We have covered WearOS, formerly Android Wear, a couple of times here on Android Kenya. However, do you notice how the wearables-focused fork of Google’s mobile operating system never gets a mention at local launches? Heck, ever since Huawei brought its gorgeous Watch here 2 years ago, I doubt there’s been any half-hearted attempt to bring such products into the local market at least on an official basis.
Want an Android-powered smartwatch worth its name (forget the hundreds of knock-off Chinese brands that you can pick on Nairobi’s Luthuli and Tom Mboya streets, those ones don’t count)? Find ways of getting it by yourself. That mostly involves a less convenient import process and hefty taxes at the port of entry. The Kenya we live in.
While that may be so mainly because we are (or rather we are classed as) an emerging market when it comes to mobile products and our immediate struggle is finding the best sub-Kshs 20,000 smartphone and not parting with similar or more amounts to buy a forgettable accessory that, bar its use cases among fitness buffs (who are better served elsewhere, anyway) is mostly a solution looking for a problem, it’s a little surprising to find evidence that corroborates a similar scenario happening almost everywhere else.
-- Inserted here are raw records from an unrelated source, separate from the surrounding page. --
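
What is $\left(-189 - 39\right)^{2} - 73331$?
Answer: $-21347$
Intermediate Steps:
$\left(-189 - 39\right)^{2} - 73331 = \left(-228\right)^{2} - 73331 = 51984 - 73331 = -21347$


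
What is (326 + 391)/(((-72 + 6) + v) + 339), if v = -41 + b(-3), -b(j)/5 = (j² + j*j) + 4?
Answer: 717/122 ≈ 5.8771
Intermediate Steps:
b(j) = -20 - 10*j² (b(j) = -5*((j² + j*j) + 4) = -5*((j² + j²) + 4) = -5*(2*j² + 4) = -5*(4 + 2*j²) = -20 - 10*j²)
v = -151 (v = -41 + (-20 - 10*(-3)²) = -41 + (-20 - 10*9) = -41 + (-20 - 90) = -41 - 110 = -151)
(326 + 391)/(((-72 + 6) + v) + 339) = (326 + 391)/(((-72 + 6) - 151) + 339) = 717/((-66 - 151) + 339) = 717/(-217 + 339) = 717/122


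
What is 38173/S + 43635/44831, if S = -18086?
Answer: -922151153/810813466 ≈ -1.1373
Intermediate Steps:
38173/S + 43635/44831 = 38173/(-18086) + 43635/44831 = 38173*(-1/18086) + 43635*(1/44831) = -38173/18086 + 43635/44831 = -922151153/810813466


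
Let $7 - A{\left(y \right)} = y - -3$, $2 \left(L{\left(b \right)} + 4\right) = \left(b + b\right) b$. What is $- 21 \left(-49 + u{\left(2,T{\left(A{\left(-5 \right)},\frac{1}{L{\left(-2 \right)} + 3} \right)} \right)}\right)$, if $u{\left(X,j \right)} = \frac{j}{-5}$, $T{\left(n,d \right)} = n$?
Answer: $\frac{5334}{5} \approx 1066.8$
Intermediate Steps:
$L{\left(b \right)} = -4 + b^{2}$ ($L{\left(b \right)} = -4 + \frac{\left(b + b\right) b}{2} = -4 + \frac{2 b b}{2} = -4 + \frac{2 b^{2}}{2} = -4 + b^{2}$)
$A{\left(y \right)} = 4 - y$ ($A{\left(y \right)} = 7 - \left(y - -3\right) = 7 - \left(y + 3\right) = 7 - \left(3 + y\right) = 4 - y$)
$u{\left(X,j \right)} = - \frac{j}{5}$ ($u{\left(X,j \right)} = j \left(- \frac{1}{5}\right) = - \frac{j}{5}$)
$- 21 \left(-49 + u{\left(2,T{\left(A{\left(-5 \right)},\frac{1}{L{\left(-2 \right)} + 3} \right)} \right)}\right) = - 21 \left(-49 - \frac{4 - -5}{5}\right) = - 21 \left(-49 - \frac{4 + 5}{5}\right) = - 21 \left(-49 - \frac{9}{5}\right) = \left(-21\right) \left(- \frac{254}{5}\right) = \frac{5334}{5}$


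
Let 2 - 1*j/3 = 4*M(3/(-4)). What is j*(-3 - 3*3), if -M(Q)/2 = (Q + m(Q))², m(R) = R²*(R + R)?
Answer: -25713/32 ≈ -803.53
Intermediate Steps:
m(R) = 2*R³ (m(R) = R²*(2*R) = 2*R³)
M(Q) = -2*(Q + 2*Q³)²
j = 8571/128 (j = 6 - 12*(-2*(3/(-4))²*(1 + 2*(3/(-4))²)²) = 6 - 12*(-2*(3*(-¼))²*(1 + 2*(3*(-¼))²)²) = 6 - 12*(-2*(-¾)²*(1 + 2*(-¾)²)²) = 6 - 12*(-2*9/16*(1 + 2*(9/16))²) = 6 - 12*(-2*9/16*(1 + 9/8)²) = 6 - 12*(-2*9/16*(17/8)²) = 6 - 12*(-2*9/16*289/64) = 6 - 12*(-2601)/512 = 6 - 3*(-2601/128) = 6 + 7803/128 = 8571/128 ≈ 66.961)
j*(-3 - 3*3) = 8571*(-3 - 3*3)/128 = 8571*(-3 - 9)/128 = (8571/128)*(-12) = -25713/32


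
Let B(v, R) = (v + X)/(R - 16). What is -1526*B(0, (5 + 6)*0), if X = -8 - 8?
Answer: -1526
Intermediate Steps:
X = -16
B(v, R) = (-16 + v)/(-16 + R) (B(v, R) = (v - 16)/(R - 16) = (-16 + v)/(-16 + R))
-1526*B(0, (5 + 6)*0) = -1526*(-16 + 0)/(-16 + (5 + 6)*0) = -1526*(-16)/(-16 + 11*0) = -1526*(-16)/(-16 + 0) = -1526*(-16)/(-16) = -(-763)*(-16)/8 = -1526*1 = -1526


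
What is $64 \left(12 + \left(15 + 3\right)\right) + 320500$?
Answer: $322420$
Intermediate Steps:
$64 \left(12 + \left(15 + 3\right)\right) + 320500 = 64 \left(12 + 18\right) + 320500 = 64 \cdot 30 + 320500 = 1920 + 320500 = 322420$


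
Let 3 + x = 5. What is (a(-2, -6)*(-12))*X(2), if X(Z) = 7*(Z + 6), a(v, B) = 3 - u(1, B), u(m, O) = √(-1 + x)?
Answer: -1344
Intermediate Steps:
x = 2 (x = -3 + 5 = 2)
u(m, O) = 1 (u(m, O) = √(-1 + 2) = √1 = 1)
a(v, B) = 2 (a(v, B) = 3 - 1*1 = 3 - 1 = 2)
X(Z) = 42 + 7*Z (X(Z) = 7*(6 + Z) = 42 + 7*Z)
(a(-2, -6)*(-12))*X(2) = (2*(-12))*(42 + 7*2) = -24*(42 + 14) = -24*56 = -1344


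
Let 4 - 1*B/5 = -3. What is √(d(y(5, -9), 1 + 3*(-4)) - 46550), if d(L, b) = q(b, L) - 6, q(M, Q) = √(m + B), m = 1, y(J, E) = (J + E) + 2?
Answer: 35*I*√38 ≈ 215.75*I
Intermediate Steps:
B = 35 (B = 20 - 5*(-3) = 20 + 15 = 35)
y(J, E) = 2 + E + J (y(J, E) = (E + J) + 2 = 2 + E + J)
q(M, Q) = 6 (q(M, Q) = √(1 + 35) = √36 = 6)
d(L, b) = 0 (d(L, b) = 6 - 6 = 0)
√(d(y(5, -9), 1 + 3*(-4)) - 46550) = √(0 - 46550) = √(-46550) = 35*I*√38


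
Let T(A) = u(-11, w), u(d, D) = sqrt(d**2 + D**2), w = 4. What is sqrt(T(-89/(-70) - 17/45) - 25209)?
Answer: sqrt(-25209 + sqrt(137)) ≈ 158.74*I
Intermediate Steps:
u(d, D) = sqrt(D**2 + d**2)
T(A) = sqrt(137) (T(A) = sqrt(4**2 + (-11)**2) = sqrt(16 + 121) = sqrt(137))
sqrt(T(-89/(-70) - 17/45) - 25209) = sqrt(sqrt(137) - 25209) = sqrt(-25209 + sqrt(137))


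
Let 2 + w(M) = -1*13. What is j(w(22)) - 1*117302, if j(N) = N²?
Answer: -117077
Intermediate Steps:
w(M) = -15 (w(M) = -2 - 1*13 = -2 - 13 = -15)
j(w(22)) - 1*117302 = (-15)² - 1*117302 = 225 - 117302 = -117077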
As per the latest shipment numbers from America-based research firm Strategy Analytics, very few people are buying Android-powered smartwatches, a stark contrast to the fortunes of Apple and Samsung both of whom also happen to have dominated the top three smartphone vendors list this year.
According to the data from Strategy Analytics, Apple shipped 25% more smartwatches in Q3 2018 than it did over a similar period last year (3.6 million units to 4.5 million units) to capture almost half of the entire world’s smartwatch market share. While that is impressive, it is a big slip from the whopping 60% smartwatch market share that Apple commanded just a year ago. Things have been bleak for Android-powered smartwatches for a while, it appears. Apple will be hoping for a change of fortune in Q4 as its newly-launched Series 4 smartwatch goes on sale just in time for the crazy holiday season.
Samsung, Android’s top device maker but which has opted to go with its own Tizen OS on almost its entire product portfolio bar its smartphones, increased its shipments year over year by just 1 percentage point to spoil the party for Garmin who must be hoping to follow in the footsteps of Fitbit in dominating a product segment that has become their specialty while the traditional mobile giants stutter and fail. There’s a reason the Fitbit Versa, and not the plethora of WearOS watches with dated specifications that have hit the market recently, remains attractive to me.
While the global smartwatch market has grown impressively by 67% over just a year, it is a pity that WearOS vendors are nowhere to be seen in lists like the one above. Does the future bode well for Android in the smartwatch space?